When I read this article and the comments, I wonder why the couple did not simply sue the preparation firm and collect through it's error and ommission insurance?

Could there be some possibility that they didn't give the preparer the income documents?

Rigo Vindiola
June 23, 2011 at 3:55 pm

We're a married couple filing jointly thru an enrolled Agent/Professional Tax Preparer. All information concerning money earned/received is given to Preparer, shouldn't Tax Preparer be able to tell us how much we have to pay in taxes
since we give the Tax Preparer the exact number of dollars received/earned for the year?? Our Tax Preparer has made mistakes, that surfaced this year, for 2009 and 2010, and we've had to pay penalties and interest due to the Preparer's mistakes; she's forgotten to include income information presented to her in writing. What can we do??

Marjorie Kight
June 22, 2011 at 12:07 pm

It would be a great service if the Tax Code was rewritten in laymen
language (probably at a 4th grade level) and that the paid tax preparer
would have some responsibility for any errors.

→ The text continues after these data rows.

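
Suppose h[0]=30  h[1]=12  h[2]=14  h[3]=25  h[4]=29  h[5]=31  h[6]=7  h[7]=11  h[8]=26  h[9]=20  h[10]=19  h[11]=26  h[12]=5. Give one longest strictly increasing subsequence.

12, 14, 25, 29, 31

Patience tails give the LIS length; then backtrack through the dp parents:
30 → extends → [30]
12 → replaces 30 → [12]
14 → extends → [12, 14]
25 → extends → [12, 14, 25]
29 → extends → [12, 14, 25, 29]
31 → extends → [12, 14, 25, 29, 31]
7 → replaces 12 → [7, 14, 25, 29, 31]
11 → replaces 14 → [7, 11, 25, 29, 31]
26 → replaces 29 → [7, 11, 25, 26, 31]
20 → replaces 25 → [7, 11, 20, 26, 31]
19 → replaces 20 → [7, 11, 19, 26, 31]
26 → already a tail → [7, 11, 19, 26, 31]
5 → replaces 7 → [5, 11, 19, 26, 31]
Length 5; one witness is 12, 14, 25, 29, 31.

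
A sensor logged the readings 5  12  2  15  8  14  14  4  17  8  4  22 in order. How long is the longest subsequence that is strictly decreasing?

Negate each value so 'decreasing' becomes 'increasing', then run patience tails on the negated sequence:
-5 → extends → [-5]
-12 → replaces -5 → [-12]
-2 → extends → [-12, -2]
-15 → replaces -12 → [-15, -2]
-8 → replaces -2 → [-15, -8]
-14 → replaces -8 → [-15, -14]
-14 → already a tail → [-15, -14]
-4 → extends → [-15, -14, -4]
-17 → replaces -15 → [-17, -14, -4]
-8 → replaces -4 → [-17, -14, -8]
-4 → extends → [-17, -14, -8, -4]
-22 → replaces -17 → [-22, -14, -8, -4]
Four tails, so the longest strictly decreasing subsequence of the original has length 4.

4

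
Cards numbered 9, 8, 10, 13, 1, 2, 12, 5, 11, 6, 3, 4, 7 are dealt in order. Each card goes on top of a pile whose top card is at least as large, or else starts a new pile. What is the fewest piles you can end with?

Place each on the leftmost legal pile:
9 → new pile 1 (tops now [9])
8 → pile 1 (tops now [8])
10 → new pile 2 (tops now [8, 10])
13 → new pile 3 (tops now [8, 10, 13])
1 → pile 1 (tops now [1, 10, 13])
2 → pile 2 (tops now [1, 2, 13])
12 → pile 3 (tops now [1, 2, 12])
5 → pile 3 (tops now [1, 2, 5])
11 → new pile 4 (tops now [1, 2, 5, 11])
6 → pile 4 (tops now [1, 2, 5, 6])
3 → pile 3 (tops now [1, 2, 3, 6])
4 → pile 4 (tops now [1, 2, 3, 4])
7 → new pile 5 (tops now [1, 2, 3, 4, 7])
Five piles.

5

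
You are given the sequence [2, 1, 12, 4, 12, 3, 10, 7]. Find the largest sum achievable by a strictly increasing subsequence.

Let S[i] be the best sum of a strictly increasing subsequence ending at i:
i:      1  2  3  4  5  6  7  8
a[i]:   2  1 12  4 12  3 10  7
S:      2  1 14  6 18  5 16 13
Maximum is 18 (e.g. 2 + 4 + 12).

18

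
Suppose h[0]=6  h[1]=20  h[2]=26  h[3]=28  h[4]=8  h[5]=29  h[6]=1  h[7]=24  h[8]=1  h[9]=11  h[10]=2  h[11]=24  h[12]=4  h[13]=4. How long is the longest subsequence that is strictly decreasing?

Negate each value so 'decreasing' becomes 'increasing', then run patience tails on the negated sequence:
-6 → extends → [-6]
-20 → replaces -6 → [-20]
-26 → replaces -20 → [-26]
-28 → replaces -26 → [-28]
-8 → extends → [-28, -8]
-29 → replaces -28 → [-29, -8]
-1 → extends → [-29, -8, -1]
-24 → replaces -8 → [-29, -24, -1]
-1 → already a tail → [-29, -24, -1]
-11 → replaces -1 → [-29, -24, -11]
-2 → extends → [-29, -24, -11, -2]
-24 → already a tail → [-29, -24, -11, -2]
-4 → replaces -2 → [-29, -24, -11, -4]
-4 → already a tail → [-29, -24, -11, -4]
Four tails, so the longest strictly decreasing subsequence of the original has length 4.

4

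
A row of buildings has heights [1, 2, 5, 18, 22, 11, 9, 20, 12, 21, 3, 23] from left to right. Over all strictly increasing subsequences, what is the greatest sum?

Let S[i] be the best sum of a strictly increasing subsequence ending at i:
i:      1  2  3  4  5  6  7  8  9 10 11 12
a[i]:   1  2  5 18 22 11  9 20 12 21  3 23
S:      1  3  8 26 48 19 17 46 31 67  6 90
Maximum is 90 (e.g. 1 + 2 + 5 + 18 + 20 + 21 + 23).

90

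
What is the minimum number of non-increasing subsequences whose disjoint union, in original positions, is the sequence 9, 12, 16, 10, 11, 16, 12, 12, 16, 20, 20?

Place each on the leftmost legal pile:
9 → new pile 1 (tops now [9])
12 → new pile 2 (tops now [9, 12])
16 → new pile 3 (tops now [9, 12, 16])
10 → pile 2 (tops now [9, 10, 16])
11 → pile 3 (tops now [9, 10, 11])
16 → new pile 4 (tops now [9, 10, 11, 16])
12 → pile 4 (tops now [9, 10, 11, 12])
12 → pile 4 (tops now [9, 10, 11, 12])
16 → new pile 5 (tops now [9, 10, 11, 12, 16])
20 → new pile 6 (tops now [9, 10, 11, 12, 16, 20])
20 → pile 6 (tops now [9, 10, 11, 12, 16, 20])
Six piles.

6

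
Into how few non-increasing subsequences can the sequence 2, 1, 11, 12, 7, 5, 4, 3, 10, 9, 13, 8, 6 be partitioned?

Place each on the leftmost legal pile:
2 → new pile 1 (tops now [2])
1 → pile 1 (tops now [1])
11 → new pile 2 (tops now [1, 11])
12 → new pile 3 (tops now [1, 11, 12])
7 → pile 2 (tops now [1, 7, 12])
5 → pile 2 (tops now [1, 5, 12])
4 → pile 2 (tops now [1, 4, 12])
3 → pile 2 (tops now [1, 3, 12])
10 → pile 3 (tops now [1, 3, 10])
9 → pile 3 (tops now [1, 3, 9])
13 → new pile 4 (tops now [1, 3, 9, 13])
8 → pile 3 (tops now [1, 3, 8, 13])
6 → pile 3 (tops now [1, 3, 6, 13])
Four piles.

4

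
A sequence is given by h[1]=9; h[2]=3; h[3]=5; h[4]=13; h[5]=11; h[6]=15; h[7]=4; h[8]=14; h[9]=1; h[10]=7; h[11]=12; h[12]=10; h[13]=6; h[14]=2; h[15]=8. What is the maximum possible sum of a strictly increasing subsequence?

37

Let S[i] be the best sum of a strictly increasing subsequence ending at i:
i:      1  2  3  4  5  6  7  8  9 10 11 12 13 14 15
h[i]:   9  3  5 13 11 15  4 14  1  7 12 10  6  2  8
S:      9  3  8 22 20 37  7 36  1 15 32 25 14  3 23
Maximum is 37 (e.g. 9 + 13 + 15).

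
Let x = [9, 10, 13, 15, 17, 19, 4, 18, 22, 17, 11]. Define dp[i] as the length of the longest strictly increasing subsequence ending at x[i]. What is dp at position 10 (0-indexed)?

3

dp[i] = 1 + max{dp[j] : j<i, x[j]<x[i]} (or 1 if no such j):
i:      0  1  2  3  4  5  6  7  8  9 10
x[i]:   9 10 13 15 17 19  4 18 22 17 11
dp:     1  2  3  4  5  6  1  6  7  5  3
At index 10 the value is 3.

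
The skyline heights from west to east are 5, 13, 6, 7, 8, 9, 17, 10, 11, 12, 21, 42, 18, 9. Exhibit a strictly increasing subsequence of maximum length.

5, 6, 7, 8, 9, 10, 11, 12, 21, 42

Patience tails give the LIS length; then backtrack through the dp parents:
5 → extends → [5]
13 → extends → [5, 13]
6 → replaces 13 → [5, 6]
7 → extends → [5, 6, 7]
8 → extends → [5, 6, 7, 8]
9 → extends → [5, 6, 7, 8, 9]
17 → extends → [5, 6, 7, 8, 9, 17]
10 → replaces 17 → [5, 6, 7, 8, 9, 10]
11 → extends → [5, 6, 7, 8, 9, 10, 11]
12 → extends → [5, 6, 7, 8, 9, 10, 11, 12]
21 → extends → [5, 6, 7, 8, 9, 10, 11, 12, 21]
42 → extends → [5, 6, 7, 8, 9, 10, 11, 12, 21, 42]
18 → replaces 21 → [5, 6, 7, 8, 9, 10, 11, 12, 18, 42]
9 → already a tail → [5, 6, 7, 8, 9, 10, 11, 12, 18, 42]
Length 10; one witness is 5, 6, 7, 8, 9, 10, 11, 12, 21, 42.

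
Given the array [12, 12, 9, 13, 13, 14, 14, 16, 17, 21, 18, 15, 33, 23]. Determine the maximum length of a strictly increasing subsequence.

7

Track the smallest tail for each achievable length (strict):
12 → extends → [12]
12 → already a tail → [12]
9 → replaces 12 → [9]
13 → extends → [9, 13]
13 → already a tail → [9, 13]
14 → extends → [9, 13, 14]
14 → already a tail → [9, 13, 14]
16 → extends → [9, 13, 14, 16]
17 → extends → [9, 13, 14, 16, 17]
21 → extends → [9, 13, 14, 16, 17, 21]
18 → replaces 21 → [9, 13, 14, 16, 17, 18]
15 → replaces 16 → [9, 13, 14, 15, 17, 18]
33 → extends → [9, 13, 14, 15, 17, 18, 33]
23 → replaces 33 → [9, 13, 14, 15, 17, 18, 23]
Seven tails, so the longest strictly increasing subsequence has length 7 (e.g. 12, 13, 14, 16, 17, 21, 33).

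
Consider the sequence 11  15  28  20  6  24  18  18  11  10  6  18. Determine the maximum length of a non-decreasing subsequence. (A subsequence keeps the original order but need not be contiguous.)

5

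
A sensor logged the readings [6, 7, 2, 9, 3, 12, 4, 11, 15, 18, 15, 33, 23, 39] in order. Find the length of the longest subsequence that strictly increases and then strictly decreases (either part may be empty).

8

inc[i] = longest strictly increasing subsequence ending at i; dec[i] = longest strictly decreasing subsequence starting at i:
i:      1  2  3  4  5  6  7  8  9 10 11 12 13 14
a[i]:   6  7  2  9  3 12  4 11 15 18 15 33 23 39
inc:    1  2  1  3  2  4  3  4  5  6  5  7  7  8
dec:    2  2  1  2  1  2  1  1  1  2  1  2  1  1
Best peak at i=12 (value 33): inc=7, dec=2, length 7+2−1 = 8.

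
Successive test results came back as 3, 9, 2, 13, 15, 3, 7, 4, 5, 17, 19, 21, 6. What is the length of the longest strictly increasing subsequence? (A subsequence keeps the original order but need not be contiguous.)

Let dp[i] be the length of the longest such subsequence ending at index i:
i:      1  2  3  4  5  6  7  8  9 10 11 12 13
a[i]:   3  9  2 13 15  3  7  4  5 17 19 21  6
dp:     1  2  1  3  4  2  3  3  4  5  6  7  5
Maximum dp value is 7.

7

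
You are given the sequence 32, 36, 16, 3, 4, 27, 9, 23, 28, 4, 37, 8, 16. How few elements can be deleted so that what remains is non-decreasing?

7

Fewest deletions = n − (longest non-decreasing subsequence).
Patience tails:
32 → extends → [32]
36 → extends → [32, 36]
16 → replaces 32 → [16, 36]
3 → replaces 16 → [3, 36]
4 → replaces 36 → [3, 4]
27 → extends → [3, 4, 27]
9 → replaces 27 → [3, 4, 9]
23 → extends → [3, 4, 9, 23]
28 → extends → [3, 4, 9, 23, 28]
4 → replaces 9 → [3, 4, 4, 23, 28]
37 → extends → [3, 4, 4, 23, 28, 37]
8 → replaces 23 → [3, 4, 4, 8, 28, 37]
16 → replaces 28 → [3, 4, 4, 8, 16, 37]
Longest non-decreasing subsequence has length 6, so deletions = 13 − 6 = 7.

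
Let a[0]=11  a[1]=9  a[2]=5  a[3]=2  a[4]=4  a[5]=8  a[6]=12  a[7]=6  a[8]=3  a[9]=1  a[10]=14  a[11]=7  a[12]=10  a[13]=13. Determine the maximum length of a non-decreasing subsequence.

6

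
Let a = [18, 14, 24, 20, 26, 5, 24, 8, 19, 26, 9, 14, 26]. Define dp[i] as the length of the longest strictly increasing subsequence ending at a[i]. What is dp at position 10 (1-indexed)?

4

dp[i] = 1 + max{dp[j] : j<i, a[j]<a[i]} (or 1 if no such j):
i:      1  2  3  4  5  6  7  8  9 10 11 12 13
a[i]:  18 14 24 20 26  5 24  8 19 26  9 14 26
dp:     1  1  2  2  3  1  3  2  3  4  3  4  5
At index 10 the value is 4.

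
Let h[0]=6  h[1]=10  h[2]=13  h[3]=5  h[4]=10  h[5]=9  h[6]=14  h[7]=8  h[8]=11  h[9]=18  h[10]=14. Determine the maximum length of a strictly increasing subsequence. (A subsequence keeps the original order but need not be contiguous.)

5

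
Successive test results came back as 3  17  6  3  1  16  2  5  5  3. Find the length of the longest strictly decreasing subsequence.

Let dp[i] be the longest strictly decreasing subsequence ending at i:
i:      1  2  3  4  5  6  7  8  9 10
a[i]:   3 17  6  3  1 16  2  5  5  3
dp:     1  1  2  3  4  2  4  3  3  4
Maximum is 4.

4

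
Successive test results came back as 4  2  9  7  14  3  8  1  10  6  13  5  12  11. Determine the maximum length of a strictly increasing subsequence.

5

Let dp[i] be the length of the longest such subsequence ending at index i:
i:      1  2  3  4  5  6  7  8  9 10 11 12 13 14
a[i]:   4  2  9  7 14  3  8  1 10  6 13  5 12 11
dp:     1  1  2  2  3  2  3  1  4  3  5  3  5  5
Maximum dp value is 5.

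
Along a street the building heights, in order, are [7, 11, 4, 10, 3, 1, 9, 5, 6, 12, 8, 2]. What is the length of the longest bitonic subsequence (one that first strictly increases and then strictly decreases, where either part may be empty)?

6

inc[i] = longest strictly increasing subsequence ending at i; dec[i] = longest strictly decreasing subsequence starting at i:
i:      1  2  3  4  5  6  7  8  9 10 11 12
a[i]:   7 11  4 10  3  1  9  5  6 12  8  2
inc:    1  2  1  2  1  1  2  2  3  4  4  2
dec:    4  5  3  4  2  1  3  2  2  3  2  1
Best peak at i=2 (value 11): inc=2, dec=5, length 2+5−1 = 6.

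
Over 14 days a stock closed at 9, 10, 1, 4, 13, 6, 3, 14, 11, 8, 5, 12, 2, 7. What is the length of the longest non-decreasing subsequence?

Let dp[i] be the length of the longest such subsequence ending at index i:
i:      1  2  3  4  5  6  7  8  9 10 11 12 13 14
a[i]:   9 10  1  4 13  6  3 14 11  8  5 12  2  7
dp:     1  2  1  2  3  3  2  4  4  4  3  5  2  4
Maximum dp value is 5.

5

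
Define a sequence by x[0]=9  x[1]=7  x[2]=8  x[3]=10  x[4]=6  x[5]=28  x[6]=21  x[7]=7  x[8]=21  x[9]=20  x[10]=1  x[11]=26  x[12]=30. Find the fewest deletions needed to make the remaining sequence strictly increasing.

7

Fewest deletions = n − (longest strictly increasing subsequence).
i:      0  1  2  3  4  5  6  7  8  9 10 11 12
x[i]:   9  7  8 10  6 28 21  7 21 20  1 26 30
dp:     1  1  2  3  1  4  4  2  4  4  1  5  6
max dp = 6, so deletions = 13 − 6 = 7.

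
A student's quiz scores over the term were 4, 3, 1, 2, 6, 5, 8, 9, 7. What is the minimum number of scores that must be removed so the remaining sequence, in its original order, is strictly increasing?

Fewest deletions = n − (longest strictly increasing subsequence).
Patience tails:
4 → extends → [4]
3 → replaces 4 → [3]
1 → replaces 3 → [1]
2 → extends → [1, 2]
6 → extends → [1, 2, 6]
5 → replaces 6 → [1, 2, 5]
8 → extends → [1, 2, 5, 8]
9 → extends → [1, 2, 5, 8, 9]
7 → replaces 8 → [1, 2, 5, 7, 9]
Longest strictly increasing subsequence has length 5, so deletions = 9 − 5 = 4.

4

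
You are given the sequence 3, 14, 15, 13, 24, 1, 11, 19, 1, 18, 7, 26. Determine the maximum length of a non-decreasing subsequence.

5

Let dp[i] be the length of the longest such subsequence ending at index i:
i:      1  2  3  4  5  6  7  8  9 10 11 12
a[i]:   3 14 15 13 24  1 11 19  1 18  7 26
dp:     1  2  3  2  4  1  2  4  2  4  3  5
Maximum dp value is 5.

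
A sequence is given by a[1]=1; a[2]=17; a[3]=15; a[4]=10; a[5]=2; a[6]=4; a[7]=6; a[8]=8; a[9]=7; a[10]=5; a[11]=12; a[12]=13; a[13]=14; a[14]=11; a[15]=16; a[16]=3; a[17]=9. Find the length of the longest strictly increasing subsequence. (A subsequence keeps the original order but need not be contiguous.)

Track the smallest tail for each achievable length (strict):
1 → extends → [1]
17 → extends → [1, 17]
15 → replaces 17 → [1, 15]
10 → replaces 15 → [1, 10]
2 → replaces 10 → [1, 2]
4 → extends → [1, 2, 4]
6 → extends → [1, 2, 4, 6]
8 → extends → [1, 2, 4, 6, 8]
7 → replaces 8 → [1, 2, 4, 6, 7]
5 → replaces 6 → [1, 2, 4, 5, 7]
12 → extends → [1, 2, 4, 5, 7, 12]
13 → extends → [1, 2, 4, 5, 7, 12, 13]
14 → extends → [1, 2, 4, 5, 7, 12, 13, 14]
11 → replaces 12 → [1, 2, 4, 5, 7, 11, 13, 14]
16 → extends → [1, 2, 4, 5, 7, 11, 13, 14, 16]
3 → replaces 4 → [1, 2, 3, 5, 7, 11, 13, 14, 16]
9 → replaces 11 → [1, 2, 3, 5, 7, 9, 13, 14, 16]
Nine tails, so the longest strictly increasing subsequence has length 9 (e.g. 1, 2, 4, 6, 8, 12, 13, 14, 16).

9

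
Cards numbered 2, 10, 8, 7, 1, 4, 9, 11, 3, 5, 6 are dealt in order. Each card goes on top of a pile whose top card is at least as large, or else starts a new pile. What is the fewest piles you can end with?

Place each on the leftmost legal pile:
2 → new pile 1 (tops now [2])
10 → new pile 2 (tops now [2, 10])
8 → pile 2 (tops now [2, 8])
7 → pile 2 (tops now [2, 7])
1 → pile 1 (tops now [1, 7])
4 → pile 2 (tops now [1, 4])
9 → new pile 3 (tops now [1, 4, 9])
11 → new pile 4 (tops now [1, 4, 9, 11])
3 → pile 2 (tops now [1, 3, 9, 11])
5 → pile 3 (tops now [1, 3, 5, 11])
6 → pile 4 (tops now [1, 3, 5, 6])
Four piles.

4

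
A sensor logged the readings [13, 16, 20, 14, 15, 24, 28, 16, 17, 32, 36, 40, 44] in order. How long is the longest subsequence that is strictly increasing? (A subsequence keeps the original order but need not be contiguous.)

9

Track the smallest tail for each achievable length (strict):
13 → extends → [13]
16 → extends → [13, 16]
20 → extends → [13, 16, 20]
14 → replaces 16 → [13, 14, 20]
15 → replaces 20 → [13, 14, 15]
24 → extends → [13, 14, 15, 24]
28 → extends → [13, 14, 15, 24, 28]
16 → replaces 24 → [13, 14, 15, 16, 28]
17 → replaces 28 → [13, 14, 15, 16, 17]
32 → extends → [13, 14, 15, 16, 17, 32]
36 → extends → [13, 14, 15, 16, 17, 32, 36]
40 → extends → [13, 14, 15, 16, 17, 32, 36, 40]
44 → extends → [13, 14, 15, 16, 17, 32, 36, 40, 44]
Nine tails, so the longest strictly increasing subsequence has length 9 (e.g. 13, 16, 20, 24, 28, 32, 36, 40, 44).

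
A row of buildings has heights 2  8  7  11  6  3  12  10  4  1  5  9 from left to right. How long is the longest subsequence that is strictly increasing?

5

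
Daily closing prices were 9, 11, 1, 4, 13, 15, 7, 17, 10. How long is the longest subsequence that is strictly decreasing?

2

Let dp[i] be the longest strictly decreasing subsequence ending at i:
i:      1  2  3  4  5  6  7  8  9
a[i]:   9 11  1  4 13 15  7 17 10
dp:     1  1  2  2  1  1  2  1  2
Maximum is 2.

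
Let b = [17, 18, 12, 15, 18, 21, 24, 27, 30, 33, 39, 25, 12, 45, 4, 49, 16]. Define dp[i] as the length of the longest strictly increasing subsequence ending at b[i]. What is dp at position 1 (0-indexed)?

2

dp[i] = 1 + max{dp[j] : j<i, b[j]<b[i]} (or 1 if no such j):
i:      0  1  2  3  4  5  6  7  8  9 10 11 12 13 14 15 16
b[i]:  17 18 12 15 18 21 24 27 30 33 39 25 12 45  4 49 16
dp:     1  2  1  2  3  4  5  6  7  8  9  6  1 10  1 11  3
At index 1 the value is 2.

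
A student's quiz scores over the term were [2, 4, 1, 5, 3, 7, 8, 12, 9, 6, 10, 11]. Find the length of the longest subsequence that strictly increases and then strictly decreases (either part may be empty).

8

inc[i] = longest strictly increasing subsequence ending at i; dec[i] = longest strictly decreasing subsequence starting at i:
i:      1  2  3  4  5  6  7  8  9 10 11 12
a[i]:   2  4  1  5  3  7  8 12  9  6 10 11
inc:    1  2  1  3  2  4  5  6  6  4  7  8
dec:    2  2  1  2  1  2  2  3  2  1  1  1
Best peak at i=8 (value 12): inc=6, dec=3, length 6+3−1 = 8.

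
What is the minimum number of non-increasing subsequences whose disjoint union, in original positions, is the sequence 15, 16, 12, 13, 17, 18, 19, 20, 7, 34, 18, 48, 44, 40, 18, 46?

9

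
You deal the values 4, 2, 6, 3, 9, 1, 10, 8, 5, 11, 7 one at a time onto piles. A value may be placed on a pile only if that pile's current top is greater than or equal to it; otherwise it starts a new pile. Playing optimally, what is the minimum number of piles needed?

5

The minimum number of non-increasing subsequences covering a sequence equals the length of its longest strictly increasing subsequence.
LIS length is 5 (e.g. 4, 6, 9, 10, 11), so 5 piles are needed.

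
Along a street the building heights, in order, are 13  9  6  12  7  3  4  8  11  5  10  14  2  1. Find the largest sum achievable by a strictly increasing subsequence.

46

Let S[i] be the best sum of a strictly increasing subsequence ending at i:
i:      1  2  3  4  5  6  7  8  9 10 11 12 13 14
a[i]:  13  9  6 12  7  3  4  8 11  5 10 14  2  1
S:     13  9  6 21 13  3  7 21 32 12 31 46  2  1
Maximum is 46 (e.g. 6 + 7 + 8 + 11 + 14).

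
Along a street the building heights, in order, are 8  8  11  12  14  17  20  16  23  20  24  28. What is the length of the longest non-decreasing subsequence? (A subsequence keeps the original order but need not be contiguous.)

Track the smallest tail for each achievable length (allowing ties):
8 → extends → [8]
8 → extends → [8, 8]
11 → extends → [8, 8, 11]
12 → extends → [8, 8, 11, 12]
14 → extends → [8, 8, 11, 12, 14]
17 → extends → [8, 8, 11, 12, 14, 17]
20 → extends → [8, 8, 11, 12, 14, 17, 20]
16 → replaces 17 → [8, 8, 11, 12, 14, 16, 20]
23 → extends → [8, 8, 11, 12, 14, 16, 20, 23]
20 → replaces 23 → [8, 8, 11, 12, 14, 16, 20, 20]
24 → extends → [8, 8, 11, 12, 14, 16, 20, 20, 24]
28 → extends → [8, 8, 11, 12, 14, 16, 20, 20, 24, 28]
Ten tails, so the longest non-decreasing subsequence has length 10 (e.g. 8, 8, 11, 12, 14, 17, 20, 23, 24, 28).

10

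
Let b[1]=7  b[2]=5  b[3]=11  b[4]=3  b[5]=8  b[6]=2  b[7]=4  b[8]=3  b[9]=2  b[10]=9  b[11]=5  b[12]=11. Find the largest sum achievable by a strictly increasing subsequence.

35

Let S[i] be the best sum of a strictly increasing subsequence ending at i:
i:      1  2  3  4  5  6  7  8  9 10 11 12
b[i]:   7  5 11  3  8  2  4  3  2  9  5 11
S:      7  5 18  3 15  2  7  5  2 24 12 35
Maximum is 35 (e.g. 7 + 8 + 9 + 11).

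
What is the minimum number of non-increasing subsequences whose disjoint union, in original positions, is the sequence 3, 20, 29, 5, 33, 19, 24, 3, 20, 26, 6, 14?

5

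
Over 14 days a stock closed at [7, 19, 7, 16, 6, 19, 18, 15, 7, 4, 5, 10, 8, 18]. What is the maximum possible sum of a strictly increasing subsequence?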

They could also consider a flat tax but write it so the taxpayer can
understand that concept.

I agree that something should be done about the Tax Code.
A re-write in the common man's level of reading (about 4th
grade level) would be helpful. Also, there should be some
shared compensation if the tax preparer makes a filing error.

It would be of interest and value for the Congress to consider
a flat tax and explain it in laymen language.

Homeless
June 21, 2011 at 9:13 pm

Here's the issue...tax form are impossible for normal people to decipher! So even if a normal person looks at the return it doesn't make any sense...the reason they feel the need to hire people that are supposed to know what they are doing.

I just got something back saying we owed 20k for 2009!! This was the first year we went to a CPA...the biggest part of the error is the IRS never received a 1099 that showed withholding, but the other error is the CPA neglected to include one of the 1099's. So now we paid this guy $250 and we will owe the IRS more than that in interest and penalties alone...as if things aren't bad enough!

CPA should have to have malpractice insurance to cover these types of mistakes...the IRS doesn't care...they just want our money and they have made the code too complicated for the average Joe to complete on their own, so we pay these people to do it for us, but they have ZERO liability...how is that right?